Definitely we cannot be blind to the many challenges and difficulties the contemporary family faces. The number of broken and dysfunctional families is increasing. Its nature, purpose, and requirements are getting vaguer and vaguer to many people, especially the young.

Many developments today, while offering some good, also create havoc on the family because they aren’t understood well or assimilated to the needs of the family. There’s so much concern for the economic viability of the family at the expense of taking care of its spiritual and moral vitality which is more important.

The main challenge now is for parents to educate their children properly. Precisely as parents their primary duty is to raise their children properly. And this responsibility isn’t only in the material aspects, like feeding and clothing, but more in the spiritual and moral aspects that are a matter of education and formation.

That’s why parents should realize very deeply that they need a good and ongoing human and spiritual formation. Remember that this aspect of formation serves as the foundation for any education and training parents give to their children.

The practical aspects of learning can only be truly effective if they rest on a good, solid, and consistent human and spiritual formation.
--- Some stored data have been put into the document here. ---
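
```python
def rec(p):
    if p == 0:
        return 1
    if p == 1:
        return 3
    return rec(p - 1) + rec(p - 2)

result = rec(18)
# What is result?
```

Build up from base cases: rec(0)=1, rec(1)=3, rec(2)=4, rec(3)=7, rec(4)=11, rec(5)=18, rec(6)=29, ..., rec(18)=9349

Answer: 9349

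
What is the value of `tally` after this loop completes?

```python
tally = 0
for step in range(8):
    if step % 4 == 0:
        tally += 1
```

Count numbers divisible by 4 in range(8)
`tally` takes the values: 0 → 1 → 2

Answer: 2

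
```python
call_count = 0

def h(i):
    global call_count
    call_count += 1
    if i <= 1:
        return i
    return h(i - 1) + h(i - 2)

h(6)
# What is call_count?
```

Calls(i) = 1 + Calls(i-1) + Calls(i-2); Calls(0)=Calls(1)=1. For i=6 this gives 25.

Answer: 25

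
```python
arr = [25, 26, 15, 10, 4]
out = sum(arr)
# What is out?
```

Trace:
`arr = [25, 26, 15, 10, 4]` → arr = [25, 26, 15, 10, 4]
`out = sum(arr)` → out = 80
So out = 80

Answer: 80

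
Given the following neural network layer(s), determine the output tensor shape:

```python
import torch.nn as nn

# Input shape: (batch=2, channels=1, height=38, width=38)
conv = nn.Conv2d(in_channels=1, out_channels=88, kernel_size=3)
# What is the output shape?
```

Input: (2, 1, 38, 38) -> Output: (2, 88, 36, 36)

Answer: (2, 88, 36, 36)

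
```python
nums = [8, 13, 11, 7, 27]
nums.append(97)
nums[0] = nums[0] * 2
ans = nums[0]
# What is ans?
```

Trace:
`nums = [8, 13, 11, 7, 27]` → nums = [8, 13, 11, 7, 27]
`nums.append(97)` → nums = [8, 13, 11, 7, 27, 97]
`nums[0] = nums[0] * 2` → nums = [16, 13, 11, 7, 27, 97]
`ans = nums[0]` → ans = 16
So ans = 16

Answer: 16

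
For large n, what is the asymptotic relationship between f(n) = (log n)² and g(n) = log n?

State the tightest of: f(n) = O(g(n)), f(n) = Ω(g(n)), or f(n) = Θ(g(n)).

(log n)² vs log n: f(n) = Ω(g(n)) but not O(g(n)) — (log n)² grows strictly faster than log n.

Answer: f(n) = Ω(g(n)) but not O(g(n)) — (log n)² grows strictly faster than log n.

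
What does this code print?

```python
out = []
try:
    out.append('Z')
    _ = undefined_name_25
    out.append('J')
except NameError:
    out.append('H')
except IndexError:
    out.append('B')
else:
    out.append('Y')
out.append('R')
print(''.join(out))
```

Execution trace: 'Z' (try body) → 'H' (except NameError) → 'R' (after the try/except). Output: ZHR

Answer: ZHR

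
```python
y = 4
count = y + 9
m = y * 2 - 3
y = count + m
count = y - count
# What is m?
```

Trace:
`y = 4` → y = 4
`count = y + 9` → count = 13
`m = y * 2 - 3` → m = 5
`y = count + m` → y = 18
`count = y - count` → count = 5
So m = 5

Answer: 5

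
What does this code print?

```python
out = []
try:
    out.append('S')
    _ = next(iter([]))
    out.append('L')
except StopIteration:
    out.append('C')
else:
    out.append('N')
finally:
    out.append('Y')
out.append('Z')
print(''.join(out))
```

Execution trace: 'S' (try body) → 'C' (except StopIteration) → 'Y' (finally) → 'Z' (after the try/except). Output: SCYZ

Answer: SCYZ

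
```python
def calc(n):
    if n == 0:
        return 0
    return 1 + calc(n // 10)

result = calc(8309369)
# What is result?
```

Count of digits of 8309369: 7

Answer: 7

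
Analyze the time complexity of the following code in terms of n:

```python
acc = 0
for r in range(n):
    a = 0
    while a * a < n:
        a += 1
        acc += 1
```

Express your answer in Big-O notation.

Each loop level contributes: n × √n. Multiplying the contributions gives O(n√n).

Answer: O(n√n)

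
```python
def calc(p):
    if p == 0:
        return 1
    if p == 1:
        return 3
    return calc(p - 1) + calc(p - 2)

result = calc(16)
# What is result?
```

Build up from base cases: calc(0)=1, calc(1)=3, calc(2)=4, calc(3)=7, calc(4)=11, calc(5)=18, calc(6)=29, ..., calc(16)=3571

Answer: 3571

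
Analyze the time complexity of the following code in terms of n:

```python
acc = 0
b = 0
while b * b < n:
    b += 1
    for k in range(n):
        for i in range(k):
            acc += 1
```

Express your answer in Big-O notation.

Each loop level contributes: √n × n × n. Multiplying the contributions gives O(n^2√n).

Answer: O(n^2√n)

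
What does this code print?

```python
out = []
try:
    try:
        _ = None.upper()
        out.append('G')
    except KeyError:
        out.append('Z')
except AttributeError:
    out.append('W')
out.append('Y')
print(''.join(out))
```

Execution trace: 'W' (outer except AttributeError) → 'Y' (after the try/except). Output: WY

Answer: WY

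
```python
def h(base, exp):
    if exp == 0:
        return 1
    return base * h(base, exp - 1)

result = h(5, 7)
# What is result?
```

h(5, 7) = 5 * 5 * 5 * 5 * 5 * 5 * 5 = 78125

Answer: 78125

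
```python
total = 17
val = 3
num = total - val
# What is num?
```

Trace:
`total = 17` → total = 17
`val = 3` → val = 3
`num = total - val` → num = 14
So num = 14

Answer: 14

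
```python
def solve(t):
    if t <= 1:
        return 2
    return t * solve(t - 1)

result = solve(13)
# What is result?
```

solve(13) = 13 * 12 * 11 * 10 * 9 * 8 * 7 * 6 * 5 * 4 * 3 * 2 * 2 = 12454041600

Answer: 12454041600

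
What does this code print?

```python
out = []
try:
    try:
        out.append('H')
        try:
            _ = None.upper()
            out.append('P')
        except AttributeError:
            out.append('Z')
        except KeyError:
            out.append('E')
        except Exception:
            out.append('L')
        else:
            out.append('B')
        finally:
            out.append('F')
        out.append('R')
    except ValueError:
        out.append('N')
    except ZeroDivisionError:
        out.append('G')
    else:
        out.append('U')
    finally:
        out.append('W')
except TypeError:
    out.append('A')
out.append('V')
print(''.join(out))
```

Execution trace: 'H' (try body) → 'Z' (inner except AttributeError) → 'F' (inner finally) → 'R' (try body, no exception) → 'U' (else) → 'W' (finally) → 'V' (after the try/except). Output: HZFRUWV

Answer: HZFRUWV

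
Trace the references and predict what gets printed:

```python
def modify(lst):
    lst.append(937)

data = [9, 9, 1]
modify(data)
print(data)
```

Key concept: function modifies passed list.
Step by step:
`data = [9, 9, 1]` → data = [9, 9, 1]
`modify(data)` → data = [9, 9, 1, 937]
`print(data)` → prints [9, 9, 1, 937]

Answer: [9, 9, 1, 937]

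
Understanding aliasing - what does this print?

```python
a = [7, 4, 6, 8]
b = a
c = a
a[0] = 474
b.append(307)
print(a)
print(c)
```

Key concept: multiple aliases.
Step by step:
`a = [7, 4, 6, 8]` → a = [7, 4, 6, 8]
`b = a` → b = [7, 4, 6, 8] (same object as a)
`c = a` → c = [7, 4, 6, 8] (same object as a, b)
`a[0] = 474` → a = [474, 4, 6, 8] (same object as b, c); b = [474, 4, 6, 8] (same object as a, c); c = [474, 4, 6, 8] (same object as a, b)
`b.append(307)` → a = [474, 4, 6, 8, 307] (same object as b, c); b = [474, 4, 6, 8, 307] (same object as a, c); c = [474, 4, 6, 8, 307] (same object as a, b)
`print(a)` → prints [474, 4, 6, 8, 307]
`print(c)` → prints [474, 4, 6, 8, 307]

Answer:
[474, 4, 6, 8, 307]
[474, 4, 6, 8, 307]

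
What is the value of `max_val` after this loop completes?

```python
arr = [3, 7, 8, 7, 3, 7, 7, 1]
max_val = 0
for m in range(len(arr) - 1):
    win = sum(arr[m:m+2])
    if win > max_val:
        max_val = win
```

Max sum of 2-element window in [3, 7, 8, 7, 3, 7, 7, 1]
`max_val` takes the values: 0 → 10 → 15

Answer: 15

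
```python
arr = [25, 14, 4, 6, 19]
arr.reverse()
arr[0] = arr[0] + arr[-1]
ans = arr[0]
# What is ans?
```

Trace:
`arr = [25, 14, 4, 6, 19]` → arr = [25, 14, 4, 6, 19]
`arr.reverse()` → arr = [19, 6, 4, 14, 25]
`arr[0] = arr[0] + arr[-1]` → arr = [44, 6, 4, 14, 25]
`ans = arr[0]` → ans = 44
So ans = 44

Answer: 44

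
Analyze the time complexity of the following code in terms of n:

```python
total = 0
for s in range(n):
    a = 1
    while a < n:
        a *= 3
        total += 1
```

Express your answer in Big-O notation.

Each loop level contributes: n × log n. Multiplying the contributions gives O(n log n).

Answer: O(n log n)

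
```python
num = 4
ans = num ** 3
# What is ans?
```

Trace:
`num = 4` → num = 4
`ans = num ** 3` → ans = 64
So ans = 64

Answer: 64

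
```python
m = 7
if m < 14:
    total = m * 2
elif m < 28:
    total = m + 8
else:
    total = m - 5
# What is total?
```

Trace:
`m = 7` → m = 7
`if m < 14: ...` → m < 14 is True → total = 14
So total = 14

Answer: 14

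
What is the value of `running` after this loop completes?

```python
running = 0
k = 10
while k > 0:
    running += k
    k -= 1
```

Sum 10 down to 1
`running` takes the values: 0 → 10 → 19 → 27 → 34 → 40 → 45 → 49 → 52 → 54 → 55

Answer: 55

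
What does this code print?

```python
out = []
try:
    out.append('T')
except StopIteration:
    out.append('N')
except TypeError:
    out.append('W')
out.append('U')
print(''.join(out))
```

Execution trace: 'T' (try body, no exception) → 'U' (after the try/except). Output: TU

Answer: TU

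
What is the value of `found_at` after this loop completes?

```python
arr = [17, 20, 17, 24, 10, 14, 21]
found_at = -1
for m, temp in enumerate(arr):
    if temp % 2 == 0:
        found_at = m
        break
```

First even number index in [17, 20, 17, 24, 10, 14, 21]
`found_at` takes the values: -1 → 1

Answer: 1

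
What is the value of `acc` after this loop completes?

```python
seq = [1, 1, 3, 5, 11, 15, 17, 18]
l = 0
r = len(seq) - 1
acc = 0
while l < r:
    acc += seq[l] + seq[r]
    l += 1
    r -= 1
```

Sum of pairs from ends
`acc` takes the values: 0 → 19 → 37 → 55 → 71

Answer: 71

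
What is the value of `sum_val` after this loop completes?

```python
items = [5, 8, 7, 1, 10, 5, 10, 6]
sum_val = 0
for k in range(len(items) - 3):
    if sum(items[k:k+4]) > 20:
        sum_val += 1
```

Count windows with sum > 20
`sum_val` takes the values: 0 → 1 → 2 → 3 → 4 → 5

Answer: 5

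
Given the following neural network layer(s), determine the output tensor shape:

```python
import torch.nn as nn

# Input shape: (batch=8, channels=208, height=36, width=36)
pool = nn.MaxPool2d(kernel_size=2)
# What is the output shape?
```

Input: (8, 208, 36, 36) -> Output: (8, 208, 18, 18)

Answer: (8, 208, 18, 18)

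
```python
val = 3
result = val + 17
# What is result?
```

Trace:
`val = 3` → val = 3
`result = val + 17` → result = 20
So result = 20

Answer: 20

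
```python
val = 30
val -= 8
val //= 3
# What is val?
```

Trace:
`val = 30` → val = 30
`val -= 8` → val = 22
`val //= 3` → val = 7
So val = 7

Answer: 7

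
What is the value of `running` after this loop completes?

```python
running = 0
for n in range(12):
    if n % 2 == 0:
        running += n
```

Sum of even numbers 0 to 11
`running` takes the values: 0 → 2 → 6 → 12 → 20 → 30

Answer: 30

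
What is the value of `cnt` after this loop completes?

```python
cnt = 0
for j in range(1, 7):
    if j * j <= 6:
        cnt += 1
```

Count numbers where j² ≤ 6
`cnt` takes the values: 0 → 1 → 2

Answer: 2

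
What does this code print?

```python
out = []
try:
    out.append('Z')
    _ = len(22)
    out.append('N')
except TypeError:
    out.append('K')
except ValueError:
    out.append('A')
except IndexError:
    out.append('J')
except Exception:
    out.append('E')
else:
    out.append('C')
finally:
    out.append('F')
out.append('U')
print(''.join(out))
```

Execution trace: 'Z' (try body) → 'K' (except TypeError) → 'F' (finally) → 'U' (after the try/except). Output: ZKFU

Answer: ZKFU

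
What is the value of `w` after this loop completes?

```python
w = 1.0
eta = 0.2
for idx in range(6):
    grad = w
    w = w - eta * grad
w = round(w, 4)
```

Gradient descent: w = 1.0 * (1 - 0.2)^6
`w` takes the values: 1.0 → 0.8 → 0.64 → 0.512 → 0.4096 → 0.32768 → 0.262144 → 0.2621

Answer: 0.2621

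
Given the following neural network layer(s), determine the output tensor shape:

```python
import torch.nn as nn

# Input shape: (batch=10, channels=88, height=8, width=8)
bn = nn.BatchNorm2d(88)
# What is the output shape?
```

Input: (10, 88, 8, 8) -> Output: (10, 88, 8, 8)

Answer: (10, 88, 8, 8)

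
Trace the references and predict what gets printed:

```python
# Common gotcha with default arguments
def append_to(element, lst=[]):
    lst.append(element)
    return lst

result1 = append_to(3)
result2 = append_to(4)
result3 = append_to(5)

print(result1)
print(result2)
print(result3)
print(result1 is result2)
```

Key concept: mutable default argument gotcha.
Step by step:
`result1 = append_to(3)` → result1 = [3]
`result2 = append_to(4)` → result1 = [3, 4] (same object as result2); result2 = [3, 4] (same object as result1)
`result3 = append_to(5)` → result1 = [3, 4, 5] (same object as result2, result3); result2 = [3, 4, 5] (same object as result1, result3); result3 = [3, 4, 5] (same object as result1, result2)
`print(result1)` → prints [3, 4, 5]
`print(result2)` → prints [3, 4, 5]
`print(result3)` → prints [3, 4, 5]
`print(result1 is result2)` → prints True

Answer:
[3, 4, 5]
[3, 4, 5]
[3, 4, 5]
True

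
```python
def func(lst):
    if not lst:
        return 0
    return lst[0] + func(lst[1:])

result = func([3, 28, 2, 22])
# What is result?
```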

The basic human and spiritual values and virtues are learned by giving children appropriate basic responsibilities, like greeting or kissing parents to instill respect, doing household chores to inculcate the idea of responsibility and concern for others, etc.

Parents should also realize that to create a proper and conducive atmosphere of learning, they should try to create and keep an atmosphere of peace and cordiality at home. Since there will always be differences, conflicts, mistakes, and failures, parents should know how to handle these without compromising peace and cordiality at home.

Also very important for parents to carry out is to introduce their children as early as practicable to a life of piety. The rudiments of prayer and faith should be planted in children as early as possible. This is very important and should not be regarded as only secondary in the priorities of what to teach children.

In dealing with their children, parents should try their best to put themselves in the level of their children. Friendship, affection, and intimacy should be fostered, such that there is trusting openness between parents and children, even as the right to privacy is also respected and, in fact, promoted.